Mestre Charles Darwin sacou a seleção natural
dentro do processo de evolução das espécies, criou uma teoria que até
hoje vigora, base dos estudos da biologia e ciências afins. Diz-se que a
seleção natural age, combinando fenótipos (fatores ambientais) mais
favoráveis com genótipos (fatores hereditários) prevalentes de tal forma
que, em tempos futuros, as espécies estariam modificadas, e, por
extensão, evoluídas(?).
Charles Darwin é do século 19, obviamente não
conheceu outro mestre, o Candeia, século 20, do samba da Portela e do
Gremio Recreativo de Arte Negra Quilombo, fonte de resistência de nossa
afro ascendência. Candeia pouco estudou, não conheceu Darwin, teve que
trabalhar desde antes, mas sabia e sentia que, se não preservássemos
nossas raízes, seríamos engolidos pela seleção natural ditada pela
globalização galopante da ditadura do consumo.
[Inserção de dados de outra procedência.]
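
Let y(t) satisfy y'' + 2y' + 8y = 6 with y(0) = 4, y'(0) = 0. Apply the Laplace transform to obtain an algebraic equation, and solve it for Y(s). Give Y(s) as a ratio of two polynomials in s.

Transform both sides with L{·}.
With L{y''} = s^2 Y - s·y(0) - y'(0) and L{y'} = sY - y(0), with y(0) = 4, y'(0) = 0: the LHS transforms to (s^2 + 2*s + 8)Y - (4*s + 8).
The right side is L{6} = 6/s.
So (s^2 + 2*s + 8)Y = 6/s + (4*s + 8).
Isolate Y and clear denominators.

Y(s) = (4*s^2 + 8*s + 6)/(s^3 + 2*s^2 + 8*s)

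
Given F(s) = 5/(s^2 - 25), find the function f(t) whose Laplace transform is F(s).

f(t) = sinh(5*t)

Since L{sinh(5t)} = 5/(s^2 - 25), the inverse is sinh(5*t).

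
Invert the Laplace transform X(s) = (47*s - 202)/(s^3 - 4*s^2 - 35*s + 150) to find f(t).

f(t) = 3*t*exp(5*t) + 4*exp(5*t) - 4*exp(-6*t)

Factor the denominator: s^3 - 4*s^2 - 35*s + 150 = (s - 5)^2*(s + 6).
Partial fraction decomposition gives [4/(s - 5)] + [3/(s - 5)^2] + [-4/(s + 6)].
Invert each term: 4/(s - 5) ↔ 4e^(5t); 3/(s - 5)^2 ↔ 3t·e^(5t); -4/(s + 6) ↔ -4e^(-6t).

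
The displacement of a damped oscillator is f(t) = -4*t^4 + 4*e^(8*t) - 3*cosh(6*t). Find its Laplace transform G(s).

G(s) = -3*s/(s^2 - 36) + 4/(s - 8) - 96/s^5

The transform is linear, so treat each term independently.
(4)·[L{e^(8t)} = 1/(s - 8)]; (-4)·[L{t^4} = 4!/s^5 = 24/s^5]; (-3)·[L{cosh(6t)} = s/(s^2 - 36)].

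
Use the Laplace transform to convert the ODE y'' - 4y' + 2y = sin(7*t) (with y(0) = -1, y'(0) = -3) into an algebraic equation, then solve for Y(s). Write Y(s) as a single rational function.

Apply the Laplace transform to the equation.
With L{y''} = s^2 Y - s·y(0) - y'(0) and L{y'} = sY - y(0), with y(0) = -1, y'(0) = -3: the LHS transforms to (s^2 - 4*s + 2)Y - (-s + 1).
The right side is L{sin(7*t)} = 7/(s^2 + 49).
So (s^2 - 4*s + 2)Y = 7/(s^2 + 49) + (-s + 1).
Divide through and combine into a single rational function.

Y(s) = (-s^3 + s^2 - 49*s + 56)/(s^4 - 4*s^3 + 51*s^2 - 196*s + 98)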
Dito e feito, veio o século 21, e, logo em sua
primeira década, nos deparamos com os ensinamentos gerados pelos dois
grandes mestres citados acima, amoldando, entre causas e efeitos, o
despontar de uma nova sociedade, menos humanizada, mais tecnológica,
menos paciente, mais pragmática, guiada pelo que poderíamos chamar de
seleção natural induzida.
Candeia eternizou poemas em que destaca o tempo como
um grande vilão, como em “Expressão do seu olhar”, onde, nos versos
finais, sentencia de forma cortante: “E Deus criou/a beleza da
mulher/vem o tempo e destrói/a obra do criador”; por outro lado, mais do
que rapidamente, diretores e empresários do setor de cosméticos – o que
mais cresce em nosso país, cerca de quinze vezes mais que os nossos
míseros 2% de aumento no PIB – e que muito provavelmente jamais ouviram
esse belo samba mas tinham estudado um pouco sobre a tal seleção
natural, também perceberam essa característica de nossa espécie e
trataram de produzir antídotos para o inexorável, em forma de cremes,
próteses e aplicações para o rejuvenescimento humano, notadamente para o
universo feminino.
Darwin, branco, não dispunha de grande arsenal para
se comunicar em sua época, o revolucionário código Morse ainda estava se
desenvolvendo quando de suas primeiras publicações, o telefone do
Graham Bell trocava suas primeiras palavras, e a internet nem figurava
nos devaneios dos bambas das academias das poucas universidades
existentes, locais onde se debruçavam, a serviço de seus respectivos
imperadores, os expoentes maiores de nossa raça Homo Sapiens.
Candeia, negro, mesmo cem anos após Darwin, também
não dispunha de muito espaço na mídia, de forma que aproveitava, quando
lhes ofertavam, os microfones das rádios e dos shows para reafirmar e
posicionar a luta pela igualdade das raças, vislumbrando, na ausência
desses embates, a vitória da seleção natural induzida pelo dominador.
Darwin e Candeia, iluminados e humildes, guiados
para o bem da humanidade, se foram, deixaram seus inequívocos legados;
no entanto, jamais imaginariam que, em tão pouco tempo, o Homo Sapiens,
que evoluíra do Homo Erectus, se modificaria, neste novo milênio,
gerando, através da seleção natural induzida, o Homo Curvadus, cujo
termo aqui e agora grafado carece de ser patenteado e aceito pelos
organismos internacionais.
Homo Curvadus, ora pois pois, diria nosso descobridor
Pedro Álvares Cabral…Será assim, talvez, que venha a ser reconhecida,
em sua viagem evolutiva(?), a atual civilização a qual fazemos parte,
cuja característica marcante é o seu olhar curvado a uns 45 graus
sentido descendente – mesmo que se esteja andando a pé – focalizando o
celular pra digitar sem parar; homo curvadus também se aplica devido à
sua segunda característica marcante, que é o celular se ajeitando com a
mão em curva se adaptando aos ouvidos…Será que teremos orgulho de dizer
que fazemos parte da raça Homo Curvadus? Seria evolução ou involução?